Ces dernières empêchaient les sociétés de gestion de proposer des licences aux utilisateurs - radiodiffuseurs et fournisseurs de musique en ligne - en dehors de leur territoire. Les utilisateurs devaient alors obtenir une licence dans chaque pays pour pouvoir y exploiter les répertoires musicaux. Des démarches par ailleurs fastidieuses pour des plates-formes de vente de musique comme iTunes. Ces dernières devraient donc être les principales bénéficiaires de la décision européenne.

La Commission Européenne, et en particulier le commissaire à la concurrence, Neelie Kroes, voit dans ces changements un chemin vers plus de concurrence entre les sociétés de gestion, donc vers davantage de variété artistique pour les auditeurs et de meilleurs revenus pour les auteurs. Du côté des sociétés de gestion collective, l'opposition est totale. La Cisac a déclaré "regretter" la décision et rappelé qu'elle conduirait au "déclin dramatique de la création artistique, de la diversité culturelle et des moyens de subsistance des créateurs".

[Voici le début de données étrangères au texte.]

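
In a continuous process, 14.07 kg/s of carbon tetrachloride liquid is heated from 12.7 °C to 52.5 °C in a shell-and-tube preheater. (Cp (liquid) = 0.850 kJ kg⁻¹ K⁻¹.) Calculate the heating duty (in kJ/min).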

Bernard Miyet, président du directoire de la Sacem, juge pour sa part toutes ces mesures "théoriques et sans correspondance avec les besoins du marché". Théoriques, parce qu'il affirme que la liberté d'affiliation existe déjà depuis plus de 30 ans à la Sacem : "Nous avons revu tous nos accords bilatéraux en conséquence depuis déjà plusieurs années". Il doute par ailleurs que ces homologues européens n'aient suivi la même démarche. Même commentaire en ce qui concerne l'exclusivité des contrats.

Quant à la fin des restrictions territoriales, elle est aussi un échec à ses yeux : en l'état, il l'a juge "inopérante et sans impact". Et de s'expliquer : "les droits d'auteur sont déjà fragmentés, l'idée d'un guichet unique n'a donc pas de réalité". La décision que vient de rendre la Commission rentre en contradiction, selon lui, avec une recommandation de la même instance, faite le 18 octobre 2005, et qui encourage à ce qu'un ayant droit puisse avoir "la faculté de confier la gestion de ses droits en ligne pour l'ensemble de l'Europe à la société de son choix, laquelle pourra ainsi délivrer des licences paneuropéennes".

C'est ainsi que la Sacem a obtenu par exemple la gestion des droits en ligne en Europe du répertoire d'Universal Music Publishing et son homologue allemande celle du répertoire d'EMI. Mais aucune n'est en mesure de fournir les licences pour l'ensemble des répertoires. Pour autant, la Sacem et ces homologues européennes ne sont pas contre l'idée d'un guichet unique. Bernard Miyet aurait juste souhaité que la Commission ait "une vraie discussion avec les acteurs concernés pour élaborer des solutions pragmatiques".